Fofo e romântico como Stephanie Perkins, além de muito tecnológico.

Jeane é o tipo de garota excluída na escola. Seu único amigo – a única pessoa com quem ela conversa, na verdade – é seu namorado, que nem parece gostar tanto dela assim. Entretanto, fora dela, Jeane é referência.

Seu blog, o Adorkable, está na lista dos mais conhecidos quando o assunto é moda e comportamento. Seu twitter tem mais seguidores do que o de muitos famosos e seus assuntos variam de cupcakes a acontecimentos do dia a dia. Sem nunca, em hipótese alguma, falar sobre pessoas que conheça pessoalmente.

Pelo menos até que Michael a faz prestar atenção nos detalhes. Michael, o garoto que ela mais odeia no mundo e que nem precisava derrubá-la da bicicleta para sustentar isso. Michael, que também a odeia com todas as forças pelo jeito ridículo de agir com os outros. A menos que… Será que tudo tem um motivo?

Ao mesmo tempo que o livro de Sarra Manning me conquistou, ela me fez repensar a parte da tecnologia. Se há algo que tenha me desanimado – e eu sei que isso soa completamente contraditório – foi o excesso de redes sociais em todas as situações. Claro que essa é uma questão pessoal e quase sem sustento, afinal, era para ser exatamente assim.

Por este motivo consegui passar por cima do que achei de mais e me foquei em outros pontos. Por exemplo, Jeane usa todas as redes a seu favor e serve de exemplo para o tanto que se pode conseguir através de um blog ou twitter. Além disso, ela é bem desenvolvida mesmo durante as mudanças – a princípio quase sutis.
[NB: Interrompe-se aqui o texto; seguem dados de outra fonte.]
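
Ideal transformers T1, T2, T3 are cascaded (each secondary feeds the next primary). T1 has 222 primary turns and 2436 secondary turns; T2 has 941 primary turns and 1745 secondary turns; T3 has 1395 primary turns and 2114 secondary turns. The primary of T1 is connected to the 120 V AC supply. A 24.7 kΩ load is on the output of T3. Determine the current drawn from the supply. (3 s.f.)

I_supply ≈ 4.62 A

Secondary of T1: V = 120.00 × 2436/222 = 1316.8 V.
Secondary of T2: V = 1316.8 × 1745/941 = 2441.8 V.
Secondary of T3: V = 2441.8 × 2114/1395 = 3700.3 V.
I_load = 3700.3/24700 = 0.14981 A, so P_out = 3700.3 × 0.14981 = 554.35 W.
All ideal ⇒ P_in = P_out, so I_supply = 554.35/120 = 4.62 A.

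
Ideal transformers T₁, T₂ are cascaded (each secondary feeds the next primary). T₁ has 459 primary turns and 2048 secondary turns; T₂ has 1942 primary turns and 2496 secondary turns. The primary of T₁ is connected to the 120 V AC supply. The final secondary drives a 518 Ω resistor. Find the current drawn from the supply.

Secondary of T₁: V = 120.00 × 2048/459 = 535.42 V.
Secondary of T₂: V = 535.42 × 2496/1942 = 688.17 V.
I_load = 688.17/518 = 1.3285 A, so P_out = 688.17 × 1.3285 = 914.24 W.
All ideal ⇒ P_in = P_out, so I_supply = 914.24/120 = 7.62 A.

I_supply ≈ 7.62 A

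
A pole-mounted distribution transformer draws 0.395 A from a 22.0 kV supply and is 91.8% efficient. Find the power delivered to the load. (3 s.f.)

P_in = V_p I_p = 22000 × 0.395 = 8690.0 W.
P_out = η P_in = 0.918 × 8690.0 = 7980 W.

P_out ≈ 7980 W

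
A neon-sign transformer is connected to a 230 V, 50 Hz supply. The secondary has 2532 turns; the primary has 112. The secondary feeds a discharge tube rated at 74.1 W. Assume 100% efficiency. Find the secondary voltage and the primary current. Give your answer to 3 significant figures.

V_s = V_p × N_s/N_p = 230 × 2532/112 = 5199.6 V.
I_s = P/V_s = 74.1/5199.6 = 0.014251 A.
I_p = I_s × N_s/N_p = 0.014251 × 2532/112 = 0.322 A.

V_s ≈ 5200 V, I_p ≈ 0.322 A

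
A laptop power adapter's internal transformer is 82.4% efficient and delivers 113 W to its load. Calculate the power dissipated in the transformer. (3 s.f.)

P_in = P_out/η = 113/0.824 = 137.136 W.
P_loss = P_in − P_out = 137.136 − 113 = 24.1 W.

P_loss ≈ 24.1 W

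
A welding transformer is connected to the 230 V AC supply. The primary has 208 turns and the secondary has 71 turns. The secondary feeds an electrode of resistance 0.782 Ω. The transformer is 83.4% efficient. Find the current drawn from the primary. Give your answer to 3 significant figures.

V_s = 230 × 71/208 = 78.510 V.
I_s = V_s/R = 78.510/0.782 = 100.40 A.
P_out = V_s I_s = 78.510 × 100.40 = 7882.0 W.
P_in = P_out/η = 7882.0/0.834 = 9450.9 W.
I_p = P_in/V_p = 9450.9/230 = 41.1 A.

I_p ≈ 41.1 A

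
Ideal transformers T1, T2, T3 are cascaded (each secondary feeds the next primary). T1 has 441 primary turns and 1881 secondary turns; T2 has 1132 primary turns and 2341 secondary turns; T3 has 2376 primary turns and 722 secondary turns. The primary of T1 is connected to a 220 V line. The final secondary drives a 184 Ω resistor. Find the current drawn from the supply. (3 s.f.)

I_supply ≈ 8.59 A

Secondary of T1: V = 220.00 × 1881/441 = 938.37 V.
Secondary of T2: V = 938.37 × 2341/1132 = 1940.6 V.
Secondary of T3: V = 1940.6 × 722/2376 = 589.68 V.
I_load = 589.68/184 = 3.2048 A, so P_out = 589.68 × 3.2048 = 1889.8 W.
All ideal ⇒ P_in = P_out, so I_supply = 1889.8/220 = 8.59 A.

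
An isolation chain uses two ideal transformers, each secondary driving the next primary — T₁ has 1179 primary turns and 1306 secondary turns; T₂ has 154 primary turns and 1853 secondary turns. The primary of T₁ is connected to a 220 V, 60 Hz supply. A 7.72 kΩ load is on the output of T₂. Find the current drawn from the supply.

Secondary of T₁: V = 220.00 × 1306/1179 = 243.70 V.
Secondary of T₂: V = 243.70 × 1853/154 = 2932.3 V.
I_load = 2932.3/7720 = 0.37983 A, so P_out = 2932.3 × 0.37983 = 1113.8 W.
All ideal ⇒ P_in = P_out, so I_supply = 1113.8/220 = 5.06 A.

I_supply ≈ 5.06 A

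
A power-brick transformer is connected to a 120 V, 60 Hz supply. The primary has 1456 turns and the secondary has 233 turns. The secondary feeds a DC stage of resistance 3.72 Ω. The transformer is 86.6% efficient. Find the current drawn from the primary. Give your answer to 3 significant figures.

V_s = 120 × 233/1456 = 19.203 V.
I_s = V_s/R = 19.203/3.72 = 5.1622 A.
P_out = V_s I_s = 19.203 × 5.1622 = 99.131 W.
P_in = P_out/η = 99.131/0.866 = 114.47 W.
I_p = P_in/V_p = 114.47/120 = 0.954 A.

I_p ≈ 0.954 A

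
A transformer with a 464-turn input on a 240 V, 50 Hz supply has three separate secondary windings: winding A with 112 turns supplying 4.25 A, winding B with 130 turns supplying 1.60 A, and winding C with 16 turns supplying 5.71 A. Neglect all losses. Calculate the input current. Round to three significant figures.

V_A = 240 × 112/464 = 57.931 V; V_B = 240 × 130/464 = 67.241 V; V_C = 240 × 16/464 = 8.2759 V.
P_out = V_A I_A + V_B I_B + V_C I_C = 57.931×4.25 + 67.241×1.60 + 8.2759×5.71 = 246.21 + 107.59 + 47.255 = 401.05 W.
Ideal ⇒ P_in = P_out, so I_in = P_out/V_in = 401.05/240 = 1.67 A.

I_in ≈ 1.67 A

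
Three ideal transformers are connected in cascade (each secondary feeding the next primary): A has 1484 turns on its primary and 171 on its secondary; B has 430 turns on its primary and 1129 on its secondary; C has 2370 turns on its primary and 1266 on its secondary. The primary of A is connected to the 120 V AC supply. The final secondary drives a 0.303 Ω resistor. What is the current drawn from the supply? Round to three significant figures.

Secondary of A: V = 120.00 × 171/1484 = 13.827 V.
Secondary of B: V = 13.827 × 1129/430 = 36.305 V.
Secondary of C: V = 36.305 × 1266/2370 = 19.393 V.
I_load = 19.393/0.303 = 64.005 A, so P_out = 19.393 × 64.005 = 1241.3 W.
All ideal ⇒ P_in = P_out, so I_supply = 1241.3/120 = 10.3 A.

I_supply ≈ 10.3 A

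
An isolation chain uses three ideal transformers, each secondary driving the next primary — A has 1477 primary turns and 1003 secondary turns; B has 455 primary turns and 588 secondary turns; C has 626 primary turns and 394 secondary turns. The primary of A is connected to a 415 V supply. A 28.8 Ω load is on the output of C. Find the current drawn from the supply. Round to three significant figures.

After A: V = 415.00 × 1003/1477 = 281.82 V.
After B: V = 281.82 × 588/455 = 364.20 V.
After C: V = 364.20 × 394/626 = 229.22 V.
I_load = 229.22/28.8 = 7.9591 A, so P_out = 229.22 × 7.9591 = 1824.4 W.
All ideal ⇒ P_in = P_out, so I_supply = 1824.4/415 = 4.40 A.

I_supply ≈ 4.40 A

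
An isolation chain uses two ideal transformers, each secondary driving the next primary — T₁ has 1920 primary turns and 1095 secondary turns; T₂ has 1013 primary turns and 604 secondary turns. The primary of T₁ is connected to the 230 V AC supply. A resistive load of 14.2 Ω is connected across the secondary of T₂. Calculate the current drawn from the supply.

Secondary of T₁: V = 230.00 × 1095/1920 = 131.17 V.
Secondary of T₂: V = 131.17 × 604/1013 = 78.211 V.
I_load = 78.211/14.2 = 5.5078 A, so P_out = 78.211 × 5.5078 = 430.77 W.
All ideal ⇒ P_in = P_out, so I_supply = 430.77/230 = 1.87 A.

I_supply ≈ 1.87 A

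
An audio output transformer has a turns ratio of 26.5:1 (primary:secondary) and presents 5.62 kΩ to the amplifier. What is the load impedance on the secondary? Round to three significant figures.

Z_s ≈ 8.00 Ω

Z_s = Z_p/(N_p/N_s)² = 5620/26.5² = 8.00 Ω.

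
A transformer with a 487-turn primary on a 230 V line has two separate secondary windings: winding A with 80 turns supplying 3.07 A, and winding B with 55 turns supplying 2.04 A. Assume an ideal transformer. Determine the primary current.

I_p ≈ 0.735 A

V_A = 230 × 80/487 = 37.782 V; V_B = 230 × 55/487 = 25.975 V.
P_out = V_A I_A + V_B I_B = 37.782×3.07 + 25.975×2.04 = 115.99 + 52.990 = 168.98 W.
Ideal ⇒ P_in = P_out, so I_p = P_out/V_p = 168.98/230 = 0.735 A.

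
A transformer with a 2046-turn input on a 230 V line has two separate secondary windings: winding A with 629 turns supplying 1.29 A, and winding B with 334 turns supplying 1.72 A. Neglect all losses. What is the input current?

V_A = 230 × 629/2046 = 70.709 V; V_B = 230 × 334/2046 = 37.546 V.
P_out = V_A I_A + V_B I_B = 70.709×1.29 + 37.546×1.72 = 91.214 + 64.580 = 155.79 W.
Ideal ⇒ P_in = P_out, so I_in = P_out/V_in = 155.79/230 = 0.677 A.

I_in ≈ 0.677 A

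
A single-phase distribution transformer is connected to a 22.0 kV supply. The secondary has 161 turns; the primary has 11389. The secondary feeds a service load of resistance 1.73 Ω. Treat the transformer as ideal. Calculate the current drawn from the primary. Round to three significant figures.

I_p ≈ 2.54 A

V_s = V_p × N_s/N_p = 22000 × 161/11389 = 311.00 V.
I_s = V_s/R = 311.00/1.73 = 179.77 A.
For an ideal transformer I_p N_p = I_s N_s, so I_p = 179.77 × 161/11389 = 2.54 A.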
Michael também é incrível como personagem. É o garoto mais popular da escola, mas não tem os pais mais descontraídos do mundo. Exigem muito dele e, querendo ser perfeito, ele faz o máximo que pode, geralmente conseguindo ser o que esperam. Faz sentido como eles se aproximam e é impossível não torcer logo nas primeiras páginas pelos opostos que se atraem.

Nenhum dos dois caem no clichê dos gêneros, também. Certo, Jeane é estranha e Michael é popular – mas que tal mudar um pouquinho e fazer a personalidade dela ser um pouco diferente? E a dele ser mais do que uma cabeça que se interessa por quem não liga para ele? Por isso, Os Adoráveis consegue também ser original.

Para completar, e por favor imaginem que essa resenha é um bolo de cenoura que falta apenas a calda de chocolate, a leitura é tão leve que faz ser impossível largar. Para os fãs de Stephanie Perkins, está aí uma leitura incrível garantida.